Reputation: 4385
We were comparing those search solutions and started to wonder why one does need a schema and the other does not. What are tradeoffs? Is it because one is like SQL and the other is like NoSQL in sense of schema configuration?
Upvotes: 2
Views: 199
Reputation: 9789
Elasticsearch definitely has a schema. If you think it does not, try indexing a date into a field and then an int into the same field. Or even into different types with the same name (I think ES 2.0 disallows that now).
What Elasticsearch does is simplifies auto-creation of a schema. That has tradeoffs such as possible incorrect type detection, fields that are single-valued or multivalued in the result output based on number of elements they contain (they are always multivalued under the covers), and so on. Elasticsearch has some ways to work around that, mostly by defining some of the schema elements and explicit schema mapping as Oleksii wrote.
Solr also has schemaless mode that closely matches Elasticsearch mode, down to storing all JSON as a single field. And when you enable it, you get both similar benefits and similar disadvantages Elasticsearch has. Except, in Solr, you can change things like order of auto-type strategies and mapping to field types.

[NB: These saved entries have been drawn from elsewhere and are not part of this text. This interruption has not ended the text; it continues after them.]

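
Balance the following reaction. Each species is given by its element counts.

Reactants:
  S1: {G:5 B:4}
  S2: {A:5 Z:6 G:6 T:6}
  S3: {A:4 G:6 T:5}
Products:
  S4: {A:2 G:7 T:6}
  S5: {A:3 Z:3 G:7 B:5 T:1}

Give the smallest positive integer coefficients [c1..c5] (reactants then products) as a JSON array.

Coefficients: [5, 2, 2, 3, 4]

A: 5·0+2·5+2·4 = 18 | 3·2+4·3 = 18
Z: 5·0+2·6+2·0 = 12 | 3·0+4·3 = 12
G: 5·5+2·6+2·6 = 49 | 3·7+4·7 = 49
B: 5·4+2·0+2·0 = 20 | 3·0+4·5 = 20
T: 5·0+2·6+2·5 = 22 | 3·6+4·1 = 22
gcd(5,2,2,3,4) = 1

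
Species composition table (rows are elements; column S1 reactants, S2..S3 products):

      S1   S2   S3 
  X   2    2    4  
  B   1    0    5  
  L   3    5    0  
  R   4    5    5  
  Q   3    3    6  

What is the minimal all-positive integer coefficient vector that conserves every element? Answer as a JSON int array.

X: 5·2 = 10 | 3·2+1·4 = 10
B: 5·1 = 5 | 3·0+1·5 = 5
L: 5·3 = 15 | 3·5+1·0 = 15
R: 5·4 = 20 | 3·5+1·5 = 20
Q: 5·3 = 15 | 3·3+1·6 = 15
gcd(5,3,1) = 1

Coefficients: [5, 3, 1]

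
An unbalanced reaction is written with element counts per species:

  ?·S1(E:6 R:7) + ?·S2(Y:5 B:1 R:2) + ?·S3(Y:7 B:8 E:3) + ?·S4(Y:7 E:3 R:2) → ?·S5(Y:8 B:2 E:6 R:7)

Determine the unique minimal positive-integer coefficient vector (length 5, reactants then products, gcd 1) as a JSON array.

Y: 4·0+4·5+1·7+3·7 = 48 | 6·8 = 48
B: 4·0+4·1+1·8+3·0 = 12 | 6·2 = 12
E: 4·6+4·0+1·3+3·3 = 36 | 6·6 = 36
R: 4·7+4·2+1·0+3·2 = 42 | 6·7 = 42
gcd(4,4,1,3,6) = 1

Coefficients: [4, 4, 1, 3, 6]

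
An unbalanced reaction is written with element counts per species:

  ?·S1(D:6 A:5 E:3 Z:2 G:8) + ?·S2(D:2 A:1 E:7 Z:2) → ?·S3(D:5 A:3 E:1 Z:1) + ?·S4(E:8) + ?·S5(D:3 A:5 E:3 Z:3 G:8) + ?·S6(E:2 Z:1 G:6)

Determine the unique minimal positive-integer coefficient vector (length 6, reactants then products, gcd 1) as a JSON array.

Coefficients: [5, 3, 6, 2, 2, 4]

D: 5·6+3·2 = 36 | 6·5+2·0+2·3+4·0 = 36
A: 5·5+3·1 = 28 | 6·3+2·0+2·5+4·0 = 28
E: 5·3+3·7 = 36 | 6·1+2·8+2·3+4·2 = 36
Z: 5·2+3·2 = 16 | 6·1+2·0+2·3+4·1 = 16
G: 5·8+3·0 = 40 | 6·0+2·0+2·8+4·6 = 40
gcd(5,3,6,2,2,4) = 1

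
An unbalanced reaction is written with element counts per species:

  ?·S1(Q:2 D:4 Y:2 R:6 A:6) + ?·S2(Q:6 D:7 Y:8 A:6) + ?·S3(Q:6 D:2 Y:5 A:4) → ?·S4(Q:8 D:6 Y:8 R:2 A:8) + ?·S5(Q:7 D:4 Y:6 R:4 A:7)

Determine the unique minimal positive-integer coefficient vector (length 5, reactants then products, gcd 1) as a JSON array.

Coefficients: [3, 2, 6, 5, 2]

Q: 3·2+2·6+6·6 = 54 | 5·8+2·7 = 54
D: 3·4+2·7+6·2 = 38 | 5·6+2·4 = 38
Y: 3·2+2·8+6·5 = 52 | 5·8+2·6 = 52
R: 3·6+2·0+6·0 = 18 | 5·2+2·4 = 18
A: 3·6+2·6+6·4 = 54 | 5·8+2·7 = 54
gcd(3,2,6,5,2) = 1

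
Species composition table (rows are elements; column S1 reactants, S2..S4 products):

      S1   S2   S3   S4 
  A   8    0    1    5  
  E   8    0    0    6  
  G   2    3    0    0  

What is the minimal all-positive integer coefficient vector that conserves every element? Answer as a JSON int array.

Coefficients: [3, 2, 4, 4]

A: 3·8 = 24 | 2·0+4·1+4·5 = 24
E: 3·8 = 24 | 2·0+4·0+4·6 = 24
G: 3·2 = 6 | 2·3+4·0+4·0 = 6
gcd(3,2,4,4) = 1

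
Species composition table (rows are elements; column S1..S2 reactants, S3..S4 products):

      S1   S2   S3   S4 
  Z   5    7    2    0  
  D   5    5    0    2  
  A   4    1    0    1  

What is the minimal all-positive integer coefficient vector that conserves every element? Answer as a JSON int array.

Z: 1·5+1·7 = 12 | 6·2+5·0 = 12
D: 1·5+1·5 = 10 | 6·0+5·2 = 10
A: 1·4+1·1 = 5 | 6·0+5·1 = 5
gcd(1,1,6,5) = 1

Coefficients: [1, 1, 6, 5]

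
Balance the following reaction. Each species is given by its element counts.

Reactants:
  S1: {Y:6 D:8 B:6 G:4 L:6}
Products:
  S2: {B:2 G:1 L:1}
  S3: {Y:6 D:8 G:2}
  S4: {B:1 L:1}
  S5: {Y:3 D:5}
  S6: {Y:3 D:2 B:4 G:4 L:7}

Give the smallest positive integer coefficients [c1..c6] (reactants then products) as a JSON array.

Y: 4·6 = 24 | 6·0+1·6+4·0+4·3+2·3 = 24
D: 4·8 = 32 | 6·0+1·8+4·0+4·5+2·2 = 32
B: 4·6 = 24 | 6·2+1·0+4·1+4·0+2·4 = 24
G: 4·4 = 16 | 6·1+1·2+4·0+4·0+2·4 = 16
L: 4·6 = 24 | 6·1+1·0+4·1+4·0+2·7 = 24
gcd(4,6,1,4,4,2) = 1

Coefficients: [4, 6, 1, 4, 4, 2]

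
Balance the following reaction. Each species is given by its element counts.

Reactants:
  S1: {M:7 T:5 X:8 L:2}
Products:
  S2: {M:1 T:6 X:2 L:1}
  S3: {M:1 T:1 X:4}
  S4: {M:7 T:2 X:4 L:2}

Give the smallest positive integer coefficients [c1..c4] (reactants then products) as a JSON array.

Coefficients: [5, 2, 5, 4]

M: 5·7 = 35 | 2·1+5·1+4·7 = 35
T: 5·5 = 25 | 2·6+5·1+4·2 = 25
X: 5·8 = 40 | 2·2+5·4+4·4 = 40
L: 5·2 = 10 | 2·1+5·0+4·2 = 10
gcd(5,2,5,4) = 1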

In Elasticsearch (1.x at least) it was hard coded. You can see - slightly dated - comparison in my presentation from 2014.
As Slomo said, they both use Lucene underneath for storing and most of the search. So, the core engine approach cannot change.
Upvotes: 2
Reputation: 35925
ES does have a schema defined as templates and mappings. You don't have to use it, but in practice you will. Schema is actually a good thing, and if you notice a database claiming to be pure schemaless - there will be performance implication.
Schema is a tradeoff between ease of developing and adoption against performance. It is easy to read/write into a schemaless database, but it it will be less performant, particularly for any non-trivial query.